Mercy Medical Center began using this technology in May of 2018. Each staff member attends a training session on how to use it, and while they look different, it is much easier for the staff.
"Not only is it one-size-fits-all, we have small masks, we have large masks, but also you pick the airflow that feels right for you," says Kirchmeier.
While the time has been short, many of the staff have positive things to say about these masks.
"I think people feel safer in them," says Kirchmeier. "You're not so worried about the air leek.
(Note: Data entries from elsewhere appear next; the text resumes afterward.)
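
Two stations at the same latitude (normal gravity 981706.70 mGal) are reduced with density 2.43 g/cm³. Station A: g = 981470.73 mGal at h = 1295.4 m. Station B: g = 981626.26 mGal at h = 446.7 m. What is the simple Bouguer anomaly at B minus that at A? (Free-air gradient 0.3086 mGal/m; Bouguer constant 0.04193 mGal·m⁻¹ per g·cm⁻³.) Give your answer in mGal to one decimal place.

Δg_SB(A) = 981470.73 − 981706.70 + 0.3086×1295.4 − 0.04193×2.43×1295.4 = 31.80 mGal
Δg_SB(B) = 981626.26 − 981706.70 + 0.3086×446.7 − 0.04193×2.43×446.7 = 11.90 mGal
Difference = 11.90 − (31.80) = -19.90 mGal

-19.9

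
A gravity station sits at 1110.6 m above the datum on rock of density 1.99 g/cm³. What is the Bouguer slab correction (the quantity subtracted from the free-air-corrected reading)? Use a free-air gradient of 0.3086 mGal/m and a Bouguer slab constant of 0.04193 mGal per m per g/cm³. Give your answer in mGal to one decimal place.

92.7

Bouguer slab correction = 0.04193 × 1.99 × 1110.6 = 92.7 mGal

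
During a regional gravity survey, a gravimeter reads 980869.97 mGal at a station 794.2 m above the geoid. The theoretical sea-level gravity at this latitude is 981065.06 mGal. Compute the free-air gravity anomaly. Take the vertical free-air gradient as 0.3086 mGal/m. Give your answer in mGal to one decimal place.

Free-air correction = 0.3086 × 794.2 = 245.09 mGal
Free-air anomaly = 980869.97 − 981065.06 + (245.09) = 50.00 mGal

50.0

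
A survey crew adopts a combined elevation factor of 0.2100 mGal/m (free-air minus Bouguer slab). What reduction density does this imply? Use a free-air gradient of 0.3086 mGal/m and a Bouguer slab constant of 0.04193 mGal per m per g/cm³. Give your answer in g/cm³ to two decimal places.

0.2100 = 0.3086 − 0.04193 × ρ
ρ = (0.3086 − 0.2100) / 0.04193 = 2.35 g/cm³

2.35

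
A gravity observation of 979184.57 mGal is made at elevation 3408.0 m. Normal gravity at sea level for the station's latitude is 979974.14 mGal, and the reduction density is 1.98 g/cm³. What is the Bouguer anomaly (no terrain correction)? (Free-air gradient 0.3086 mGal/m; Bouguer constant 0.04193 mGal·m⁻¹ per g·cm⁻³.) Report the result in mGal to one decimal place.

-20.8

Free-air correction = 0.3086 × 3408.0 = 1051.71 mGal
Free-air anomaly = 979184.57 − 979974.14 + (1051.71) = 262.14 mGal
Bouguer slab correction = 0.04193 × 1.98 × 3408.0 = 282.94 mGal
Simple Bouguer anomaly = 262.14 − (282.94) = -20.80 mGal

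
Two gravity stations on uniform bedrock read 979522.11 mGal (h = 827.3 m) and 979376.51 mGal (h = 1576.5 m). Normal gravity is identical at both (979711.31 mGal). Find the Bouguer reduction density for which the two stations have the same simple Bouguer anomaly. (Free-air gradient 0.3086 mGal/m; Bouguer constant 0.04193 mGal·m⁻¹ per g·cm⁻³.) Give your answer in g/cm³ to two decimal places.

Δg_obs = 979376.51 − 979522.11 = -145.60 mGal over Δh = 1576.5 − 827.3 = 749.2 m
Equal Bouguer anomalies ⇒ Δg_obs + (0.3086 − 0.04193ρ)·Δh = 0
0.3086 − 0.04193ρ = −Δg_obs/Δh = 0.19434
ρ = (0.3086 − 0.19434) / 0.04193 = 2.73 g/cm³

2.73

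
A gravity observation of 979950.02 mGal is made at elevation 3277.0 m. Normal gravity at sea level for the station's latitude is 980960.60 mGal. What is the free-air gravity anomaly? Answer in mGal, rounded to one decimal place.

Free-air correction = 0.3086 × 3277.0 = 1011.28 mGal
Free-air anomaly = 979950.02 − 980960.60 + (1011.28) = 0.70 mGal

0.7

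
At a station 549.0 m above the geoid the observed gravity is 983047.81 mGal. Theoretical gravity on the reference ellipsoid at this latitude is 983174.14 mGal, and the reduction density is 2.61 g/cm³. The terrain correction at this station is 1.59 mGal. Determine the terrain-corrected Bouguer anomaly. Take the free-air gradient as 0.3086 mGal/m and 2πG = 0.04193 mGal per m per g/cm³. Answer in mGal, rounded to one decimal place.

-15.4

Free-air correction = 0.3086 × 549.0 = 169.42 mGal
Free-air anomaly = 983047.81 − 983174.14 + (169.42) = 43.09 mGal
Bouguer slab correction = 0.04193 × 2.61 × 549.0 = 60.08 mGal
Simple Bouguer anomaly = 43.09 − (60.08) = -16.99 mGal
Complete Bouguer anomaly = -16.99 + 1.59 = -15.40 mGal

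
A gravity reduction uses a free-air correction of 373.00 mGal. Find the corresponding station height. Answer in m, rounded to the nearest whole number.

h = 373.00 / 0.3086 = 1208.68 m

1209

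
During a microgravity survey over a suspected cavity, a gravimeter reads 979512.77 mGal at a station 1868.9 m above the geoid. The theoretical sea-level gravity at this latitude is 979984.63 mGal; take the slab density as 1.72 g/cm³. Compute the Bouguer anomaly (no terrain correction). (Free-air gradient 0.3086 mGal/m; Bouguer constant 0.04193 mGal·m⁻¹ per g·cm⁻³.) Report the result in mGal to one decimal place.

-29.9

Free-air correction = 0.3086 × 1868.9 = 576.74 mGal
Free-air anomaly = 979512.77 − 979984.63 + (576.74) = 104.88 mGal
Bouguer slab correction = 0.04193 × 1.72 × 1868.9 = 134.78 mGal
Simple Bouguer anomaly = 104.88 − (134.78) = -29.90 mGal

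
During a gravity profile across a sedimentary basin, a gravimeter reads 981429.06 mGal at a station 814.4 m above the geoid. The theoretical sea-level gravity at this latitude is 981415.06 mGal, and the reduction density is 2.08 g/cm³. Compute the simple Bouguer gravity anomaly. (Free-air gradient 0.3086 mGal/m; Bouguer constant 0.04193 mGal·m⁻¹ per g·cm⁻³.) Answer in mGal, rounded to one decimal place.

Free-air correction = 0.3086 × 814.4 = 251.32 mGal
Free-air anomaly = 981429.06 − 981415.06 + (251.32) = 265.32 mGal
Bouguer slab correction = 0.04193 × 2.08 × 814.4 = 71.03 mGal
Simple Bouguer anomaly = 265.32 − (71.03) = 194.29 mGal

194.3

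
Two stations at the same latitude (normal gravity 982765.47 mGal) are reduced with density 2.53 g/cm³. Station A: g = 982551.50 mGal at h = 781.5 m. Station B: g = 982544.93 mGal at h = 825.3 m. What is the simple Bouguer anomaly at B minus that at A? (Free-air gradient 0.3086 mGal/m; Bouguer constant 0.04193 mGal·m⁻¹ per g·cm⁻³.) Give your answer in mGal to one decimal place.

Δg_SB(A) = 982551.50 − 982765.47 + 0.3086×781.5 − 0.04193×2.53×781.5 = -55.70 mGal
Δg_SB(B) = 982544.93 − 982765.47 + 0.3086×825.3 − 0.04193×2.53×825.3 = -53.40 mGal
Difference = -53.40 − (-55.70) = 2.30 mGal

2.3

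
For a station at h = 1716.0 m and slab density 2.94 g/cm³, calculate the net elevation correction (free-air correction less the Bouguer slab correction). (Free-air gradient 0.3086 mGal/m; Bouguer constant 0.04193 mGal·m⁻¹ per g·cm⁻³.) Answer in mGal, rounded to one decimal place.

Combined gradient = 0.3086 − 0.04193 × 2.94 = 0.1853258 mGal/m
Combined elevation correction = 0.1853258 × 1716.0 = 318.0 mGal

318.0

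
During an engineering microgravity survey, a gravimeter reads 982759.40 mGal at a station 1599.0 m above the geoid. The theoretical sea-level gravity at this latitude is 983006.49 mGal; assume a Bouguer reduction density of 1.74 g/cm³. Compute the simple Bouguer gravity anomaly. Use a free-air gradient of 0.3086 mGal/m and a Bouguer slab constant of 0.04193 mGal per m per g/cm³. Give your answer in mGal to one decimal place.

Free-air correction = 0.3086 × 1599.0 = 493.45 mGal
Free-air anomaly = 982759.40 − 983006.49 + (493.45) = 246.36 mGal
Bouguer slab correction = 0.04193 × 1.74 × 1599.0 = 116.66 mGal
Simple Bouguer anomaly = 246.36 − (116.66) = 129.70 mGal

129.7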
You can feel the good, clean air coming across your face the whole time."
Prior to these masks, medical staff would have to use masks that covered the bottom half of their face, taking away any form of expression and clear communication.
"People come in sick and scared, and when you take away what you're used to relying on for communication, that's hard, so I think we'll see more things like this that are full-face and full-access," says Kirchmeier.